On this one, there was no peperoncino, no cucumber and no white cabbage, but the bread was toasted until crunchy and topped with sesame seeds and the flavorful meat flecked with parsley—a solid 8/10, we decided.
It was those human needs and longings that introduced döner to Germany. While several different Turkish immigrants claim to have made the first-ever döner kebab, Kadir Nurman, who operated a döner stand in Berlin, is considered the official inventor. The döner that millions of Germans enjoy today is different from the original—out of convenience, döner became a sandwich, and soon, popular demand led to a choice of herb, spicy, garlic yogurt, or white sauces.
Döner has now made it full circle, according to Şivan Gergersoy who lived in Munich for 15 years before opening a shop called Berlin Döner in Adana, Turkiye. “People here love döner German style,” he says.
As we sped down the autobahn, glimpsing countryside villages cloaked with fog, I mused over how my husband’s favorite sandwich has transformed in Germany.
At Sultan in Nuremberg (where, dönered-out, I ate lentil soup), the buns were long and thin rather than the round ones we’d come across in Munich, and the sauces differed from those available in the southwest. I’d heard rumors from my sister-in-law of a shop in Stuttgart that sneaks potatoes into their döner and saw gemüse döner filled with roasted veggies in Berlin, where kebab comes in triangular slices of pide bread.

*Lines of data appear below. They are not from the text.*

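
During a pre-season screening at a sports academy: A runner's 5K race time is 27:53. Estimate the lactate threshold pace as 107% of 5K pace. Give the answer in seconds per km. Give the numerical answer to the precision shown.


Total race time = 27*60 + 53 = 1673 seconds
5K pace = 1673 / 5 = 334.6 sec/km
LT pace = 334.6 * 1.07 = 358.02 sec/km

358.02 s/km


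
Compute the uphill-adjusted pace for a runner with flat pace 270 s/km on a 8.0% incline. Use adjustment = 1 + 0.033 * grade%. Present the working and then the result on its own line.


Adjustment factor = 1 + 0.033 * 8.0 = 1.264
Grade-adjusted pace = 270 * 1.264 = 341.28 s/km

341.28 s/km


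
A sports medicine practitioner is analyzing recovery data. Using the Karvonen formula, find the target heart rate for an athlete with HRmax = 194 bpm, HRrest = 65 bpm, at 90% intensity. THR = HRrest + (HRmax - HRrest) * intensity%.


HRR = 194 - 65 = 129
THR = 65 + 129 * 0.9
= 65 + 116.1
= 181.1 bpm

181.1 bpm


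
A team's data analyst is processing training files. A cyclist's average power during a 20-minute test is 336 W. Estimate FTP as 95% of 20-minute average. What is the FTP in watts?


FTP = 20-min power * 0.95
= 336 * 0.95
= 319.2 W

319.2 W


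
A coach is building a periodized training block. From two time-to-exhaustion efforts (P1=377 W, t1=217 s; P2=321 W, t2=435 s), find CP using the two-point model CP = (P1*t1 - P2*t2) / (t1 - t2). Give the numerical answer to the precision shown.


Work in trial 1 = 81809 J
Work in trial 2 = 139635 J
Delta work = -57826 J
Delta time = -218 s
CP = -57826 / -218 = 265.26 W

265.26 W


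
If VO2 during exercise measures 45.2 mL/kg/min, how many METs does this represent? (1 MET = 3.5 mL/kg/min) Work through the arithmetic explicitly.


METs = VO2 / 3.5 = 45.2 / 3.5 = 12.91

12.91 METs


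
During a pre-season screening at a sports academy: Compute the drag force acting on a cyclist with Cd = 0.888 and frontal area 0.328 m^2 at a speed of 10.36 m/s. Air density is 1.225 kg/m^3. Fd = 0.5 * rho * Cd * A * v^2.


Step 1: v^2 = 107.3296
Step 2: Fd = 0.5 * 1.225 * 0.888 * 0.328 * 107.3296
= 19.148 N

19.148 N


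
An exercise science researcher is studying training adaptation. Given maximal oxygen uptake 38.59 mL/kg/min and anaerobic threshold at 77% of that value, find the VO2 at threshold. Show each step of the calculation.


Percentage as decimal = 0.77
VO2 at AT = 38.59 * 0.77 = 29.71 mL/kg/min

29.71 mL/kg/min


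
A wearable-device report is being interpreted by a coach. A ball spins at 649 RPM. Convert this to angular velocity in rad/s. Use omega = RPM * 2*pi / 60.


omega = 649 * 2 * pi / 60
= 649 * 6.28318531 / 60
= 4077.787 / 60
= 67.963 rad/s

67.963 rad/s


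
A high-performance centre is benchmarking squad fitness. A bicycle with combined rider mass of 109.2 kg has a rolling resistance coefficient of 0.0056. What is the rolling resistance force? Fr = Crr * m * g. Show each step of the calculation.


Fr = 0.0056 * 109.2 * 9.81
= 0.61152 * 9.81
= 5.999 N

5.999 N


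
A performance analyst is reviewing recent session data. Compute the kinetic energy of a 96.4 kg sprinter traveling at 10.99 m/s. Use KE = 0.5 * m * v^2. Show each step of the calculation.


Velocity squared = 120.7801
KE = 0.5 * 96.4 * 120.7801 = 5821.6 J

5821.6 J


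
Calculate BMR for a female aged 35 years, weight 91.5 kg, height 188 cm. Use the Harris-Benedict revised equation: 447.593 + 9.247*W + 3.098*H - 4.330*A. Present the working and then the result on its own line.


Substituting values:
W term = 9.247 * 91.5 = 846.1005
H term = 3.098 * 188 = 582.424
A term = 4.330 * 35 = 151.55
BMR = 1724.57 kcal/day

1724.57 kcal/day


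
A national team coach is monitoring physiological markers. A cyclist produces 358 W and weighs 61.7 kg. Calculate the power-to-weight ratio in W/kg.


P/W = power / mass
= 358 / 61.7
= 5.802 W/kg

5.802 W/kg


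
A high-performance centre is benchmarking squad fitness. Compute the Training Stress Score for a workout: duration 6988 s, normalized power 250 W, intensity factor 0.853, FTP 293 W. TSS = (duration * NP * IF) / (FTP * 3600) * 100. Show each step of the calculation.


Product = 6988 * 250 * 0.853 = 1490191.0
Base = 293 * 3600 = 1054800
TSS = 1490191.0 / 1054800 * 100 = 141.28

141.28 TSS


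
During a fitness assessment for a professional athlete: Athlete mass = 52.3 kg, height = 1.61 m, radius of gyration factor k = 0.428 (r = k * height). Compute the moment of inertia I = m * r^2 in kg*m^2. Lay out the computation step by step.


r = k * height = 0.428 * 1.61 = 0.68908 m
r^2 = 0.68908^2 = 0.474831
I = 52.3 * 0.474831 = 24.834 kg*m^2

24.834 kg*m^2


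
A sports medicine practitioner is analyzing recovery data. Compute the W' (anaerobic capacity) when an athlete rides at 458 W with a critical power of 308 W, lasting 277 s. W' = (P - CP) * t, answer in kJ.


Above-CP power = 150 W
Duration = 277 s
W' = 150 * 277 = 41550 J
Convert: 41550 / 1000 = 41.55 kJ

41.55 kJ


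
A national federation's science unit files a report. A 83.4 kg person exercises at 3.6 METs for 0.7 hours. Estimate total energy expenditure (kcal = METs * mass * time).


Energy = METs * mass(kg) * time(h)
= 3.6 * 83.4 * 0.7
= 210.17 kcal

210.17 kcal


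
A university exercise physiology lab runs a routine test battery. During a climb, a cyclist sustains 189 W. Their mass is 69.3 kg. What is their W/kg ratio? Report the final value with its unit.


Power-to-weight = 189 W / 69.3 kg
= 2.727 W/kg

2.727 W/kg


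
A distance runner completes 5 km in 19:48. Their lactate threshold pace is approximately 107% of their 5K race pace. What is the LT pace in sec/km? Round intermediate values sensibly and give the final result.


Convert to seconds: 19 min 48 s = 1188 s
Pace per km = 1188 / 5 = 237.6 s/km
LT pace = 237.6 * 1.07 = 254.23 s/km

254.23 s/km


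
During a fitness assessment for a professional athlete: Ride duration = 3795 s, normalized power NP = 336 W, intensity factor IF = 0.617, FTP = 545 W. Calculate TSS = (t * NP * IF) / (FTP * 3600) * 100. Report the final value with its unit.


Numerator = 3795 * 336 * 0.617 = 786749.04
Denominator = 545 * 3600 = 1962000
TSS = 786749.04 / 1962000 * 100
= 40.1

40.1 TSS


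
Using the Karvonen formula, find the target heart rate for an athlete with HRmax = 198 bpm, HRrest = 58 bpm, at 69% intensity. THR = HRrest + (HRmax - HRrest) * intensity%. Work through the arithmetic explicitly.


HRR = 198 - 58 = 140
THR = 58 + 140 * 0.69
= 58 + 96.6
= 154.6 bpm

154.6 bpm


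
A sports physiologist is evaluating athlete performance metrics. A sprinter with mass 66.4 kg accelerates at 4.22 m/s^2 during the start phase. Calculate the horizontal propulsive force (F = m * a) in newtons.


F = m * a
= 66.4 * 4.22
= 280.21 N

280.21 N


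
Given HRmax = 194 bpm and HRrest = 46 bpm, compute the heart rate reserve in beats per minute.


Heart rate reserve = maximum HR minus resting HR
HRR = 194 - 46 = 148 bpm

148 bpm


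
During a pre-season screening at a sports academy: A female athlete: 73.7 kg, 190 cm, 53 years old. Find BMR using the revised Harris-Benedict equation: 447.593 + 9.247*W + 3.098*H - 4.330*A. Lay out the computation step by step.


Intercept = 447.593
Weight contribution = 9.247 * 73.7 = 681.5039
Height contribution = 3.098 * 190 = 588.62
Age contribution = 4.33 * 53 = 229.49
BMR = 447.593 + 681.5039 + 588.62 - 229.49
= 1488.23 kcal/day

1488.23 kcal/day


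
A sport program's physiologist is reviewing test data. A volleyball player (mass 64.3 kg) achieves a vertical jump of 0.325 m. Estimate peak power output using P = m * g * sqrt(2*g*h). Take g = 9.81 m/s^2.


2 * g * h = 2 * 9.81 * 0.325 = 6.3765
sqrt(6.3765) = 2.525173 m/s
P = 64.3 * 9.81 * 2.525173 = 1592.84 W

1592.84 W


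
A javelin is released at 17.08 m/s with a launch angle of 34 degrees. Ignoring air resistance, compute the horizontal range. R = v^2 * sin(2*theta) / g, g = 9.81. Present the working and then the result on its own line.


Launch speed squared = 291.7264
sin(2 * 34 deg) = 0.927184
Range = 291.7264 * 0.927184 / 9.81
= 27.572 m

27.572 m


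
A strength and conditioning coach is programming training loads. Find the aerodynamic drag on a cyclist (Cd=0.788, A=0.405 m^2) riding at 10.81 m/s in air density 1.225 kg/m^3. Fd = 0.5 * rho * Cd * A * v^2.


Fd = 0.5 * 1.225 * 0.788 * 0.405 * 10.81^2
= 0.5 * 1.225 * 0.788 * 0.405 * 116.8561
= 22.842 N

22.842 N


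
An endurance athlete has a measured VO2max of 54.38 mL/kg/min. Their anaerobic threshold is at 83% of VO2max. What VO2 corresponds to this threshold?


Anaerobic threshold VO2 = VO2max * 83%
= 54.38 * 0.83
= 45.14 mL/kg/min

45.14 mL/kg/min


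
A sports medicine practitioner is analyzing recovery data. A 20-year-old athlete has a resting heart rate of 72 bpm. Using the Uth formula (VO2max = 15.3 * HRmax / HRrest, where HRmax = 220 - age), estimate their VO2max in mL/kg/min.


HRmax = 220 - 20 = 200 bpm
Ratio = HRmax / HRrest = 200 / 72 = 2.7778
VO2max = 15.3 * 2.7778 = 42.5 mL/kg/min

42.5 mL/kg/min


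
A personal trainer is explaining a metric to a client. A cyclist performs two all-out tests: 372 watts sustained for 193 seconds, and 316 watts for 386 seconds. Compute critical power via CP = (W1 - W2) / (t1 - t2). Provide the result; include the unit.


W1 = P1 * t1 = 372 * 193 = 71796 J
W2 = P2 * t2 = 316 * 386 = 121976 J
CP = (71796 - 121976) / (193 - 386)
= 260.0 W

260.0 W


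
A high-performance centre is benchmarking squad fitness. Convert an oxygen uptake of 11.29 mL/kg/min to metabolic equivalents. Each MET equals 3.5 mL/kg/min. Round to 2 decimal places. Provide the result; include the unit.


One MET = 3.5 mL/kg/min
Number of METs = 11.29 / 3.5
= 3.23 METs

3.23 METs


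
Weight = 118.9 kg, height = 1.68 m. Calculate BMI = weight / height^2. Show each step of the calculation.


height^2 = 1.68^2 = 2.8224
BMI = 118.9 / 2.8224 = 42.13 kg/m^2

42.13 kg/m^2


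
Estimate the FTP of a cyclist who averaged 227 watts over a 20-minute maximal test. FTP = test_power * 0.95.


FTP = 227 * 0.95 = 215.65 W

215.65 W


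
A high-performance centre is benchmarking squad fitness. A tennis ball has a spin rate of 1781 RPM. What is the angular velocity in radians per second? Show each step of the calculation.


Convert RPM to rad/s: multiply by 2*pi and divide by 60
omega = 1781 * 2 * pi / 60
= 186.506 rad/s

186.506 rad/s


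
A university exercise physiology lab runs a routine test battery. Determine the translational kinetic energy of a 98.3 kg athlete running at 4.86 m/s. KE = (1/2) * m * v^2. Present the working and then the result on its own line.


KE = 0.5 * m * v^2
= 0.5 * 98.3 * 4.86^2
= 0.5 * 98.3 * 23.6196
= 1160.9 J

1160.9 J


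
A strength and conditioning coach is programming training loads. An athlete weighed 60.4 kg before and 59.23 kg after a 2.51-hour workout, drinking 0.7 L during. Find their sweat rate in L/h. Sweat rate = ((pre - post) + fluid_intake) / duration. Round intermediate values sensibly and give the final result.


Body mass change = 1.17 kg
Total sweat loss = 1.17 + 0.7 = 1.87 L
Rate = 1.87 / 2.51 = 0.745 L/h

0.745 L/h


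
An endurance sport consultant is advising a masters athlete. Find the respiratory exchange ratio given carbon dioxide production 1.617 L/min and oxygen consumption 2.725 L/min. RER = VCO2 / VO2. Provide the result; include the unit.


VCO2 = 1.617 L/min
VO2 = 2.725 L/min
RER = 1.617 / 2.725 = 0.5934

0.5934


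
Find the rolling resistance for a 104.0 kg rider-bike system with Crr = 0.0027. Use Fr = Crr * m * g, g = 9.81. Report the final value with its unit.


m * g = 104.0 * 9.81 = 1020.24 N
Fr = 0.0027 * 1020.24 = 2.755 N

2.755 N


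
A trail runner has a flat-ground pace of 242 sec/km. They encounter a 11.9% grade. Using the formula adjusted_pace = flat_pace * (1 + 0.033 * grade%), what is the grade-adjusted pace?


Grade factor = 1 + 0.033 * 11.9 = 1.3927
Adjusted = 242 * 1.3927 = 337.03 sec/km

337.03 s/km


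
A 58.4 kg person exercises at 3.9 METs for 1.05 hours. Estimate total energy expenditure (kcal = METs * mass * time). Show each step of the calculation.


Energy = METs * mass(kg) * time(h)
= 3.9 * 58.4 * 1.05
= 239.15 kcal

239.15 kcal


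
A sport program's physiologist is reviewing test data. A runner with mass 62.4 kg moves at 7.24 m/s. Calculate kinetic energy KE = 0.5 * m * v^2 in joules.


v^2 = 7.24^2 = 52.4176
KE = 0.5 * 62.4 * 52.4176
= 1635.43 J

1635.43 J


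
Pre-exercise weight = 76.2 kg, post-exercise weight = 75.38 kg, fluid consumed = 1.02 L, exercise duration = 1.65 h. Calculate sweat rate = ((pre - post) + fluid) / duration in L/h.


Weight loss = 76.2 - 75.38 = 0.82 kg (approx L)
Total sweat = 0.82 + 1.02 = 1.84 L
Sweat rate = 1.84 / 1.65 = 1.115 L/h

1.115 L/h


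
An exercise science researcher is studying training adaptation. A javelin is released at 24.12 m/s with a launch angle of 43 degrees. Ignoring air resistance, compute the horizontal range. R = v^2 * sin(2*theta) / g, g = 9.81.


Launch speed squared = 581.7744
sin(2 * 43 deg) = 0.997564
Range = 581.7744 * 0.997564 / 9.81
= 59.16 m

59.16 m


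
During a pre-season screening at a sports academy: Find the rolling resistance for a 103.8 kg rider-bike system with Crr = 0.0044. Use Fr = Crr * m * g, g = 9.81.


m * g = 103.8 * 9.81 = 1018.278 N
Fr = 0.0044 * 1018.278 = 4.48 N

4.48 N


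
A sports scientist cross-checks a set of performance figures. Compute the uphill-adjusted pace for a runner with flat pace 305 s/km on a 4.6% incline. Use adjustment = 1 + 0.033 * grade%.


Adjustment factor = 1 + 0.033 * 4.6 = 1.1518
Grade-adjusted pace = 305 * 1.1518 = 351.3 s/km

351.3 s/km


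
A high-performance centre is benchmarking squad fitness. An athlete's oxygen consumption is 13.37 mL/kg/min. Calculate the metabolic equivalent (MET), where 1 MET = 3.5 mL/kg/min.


MET = VO2 / 3.5
= 13.37 / 3.5
= 3.82 METs

3.82 METs


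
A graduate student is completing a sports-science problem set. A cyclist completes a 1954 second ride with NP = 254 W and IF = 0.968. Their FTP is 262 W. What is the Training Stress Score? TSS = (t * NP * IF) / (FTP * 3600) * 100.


t * NP * IF = 1954 * 254 * 0.968 = 480433.888
FTP * 3600 = 943200
TSS = (480433.888 / 943200) * 100 = 50.94

50.94 TSS


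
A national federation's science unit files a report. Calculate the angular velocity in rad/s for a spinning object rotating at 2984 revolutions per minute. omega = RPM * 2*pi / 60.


omega = RPM * 2*pi / 60
= 2984 * 6.28318531 / 60
= 312.484 rad/s

312.484 rad/s


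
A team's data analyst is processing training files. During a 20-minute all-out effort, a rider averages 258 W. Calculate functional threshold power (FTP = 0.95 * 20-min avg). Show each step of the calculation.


FTP = 0.95 * 258
= 245.1 W

245.1 W


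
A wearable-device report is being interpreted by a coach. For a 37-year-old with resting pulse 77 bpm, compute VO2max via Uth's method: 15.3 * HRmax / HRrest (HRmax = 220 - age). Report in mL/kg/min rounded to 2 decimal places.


Step 1: HRmax = 220 - 37 = 183 bpm
Step 2: Ratio = 183 / 77 = 2.3766
Step 3: VO2max = 15.3 * 2.3766 = 36.36 mL/kg/min

36.36 mL/kg/min


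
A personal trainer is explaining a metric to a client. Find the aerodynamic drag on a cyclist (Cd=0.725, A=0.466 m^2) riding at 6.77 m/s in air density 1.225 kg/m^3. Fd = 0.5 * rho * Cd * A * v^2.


Fd = 0.5 * 1.225 * 0.725 * 0.466 * 6.77^2
= 0.5 * 1.225 * 0.725 * 0.466 * 45.8329
= 9.484 N

9.484 N


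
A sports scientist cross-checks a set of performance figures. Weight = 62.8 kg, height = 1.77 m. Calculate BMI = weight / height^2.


height^2 = 1.77^2 = 3.1329
BMI = 62.8 / 3.1329 = 20.05 kg/m^2

20.05 kg/m^2


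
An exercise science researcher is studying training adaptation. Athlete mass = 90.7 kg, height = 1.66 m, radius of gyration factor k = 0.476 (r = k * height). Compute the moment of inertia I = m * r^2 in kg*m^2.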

The döner evolution continues at Emre’s Kotti Berliner Döner Kebab shops in New York, where he offers döner burgers and bowls that are popular with Americans—representing what Emre calls a “mosaic of different cultures.” While tensions persist between Turkish Germans and their fellow countrymen, food can be a gateway to greater cultural understanding.
Our road trip ended in Berlin, the birthplace of döner, where Philipp and I strolled through Neukölln in search of a döner shop in one of Berlin’s most diverse immigrant neighborhoods. Although the restaurant we found was out of gemüse that day, learning that the vegetable-laden döner trend started in the last two decades made me excited for the sandwich’s future. As Emre puts it, “I think the chapter on the döner kebab has not ended… it’s maybe even just beginning.”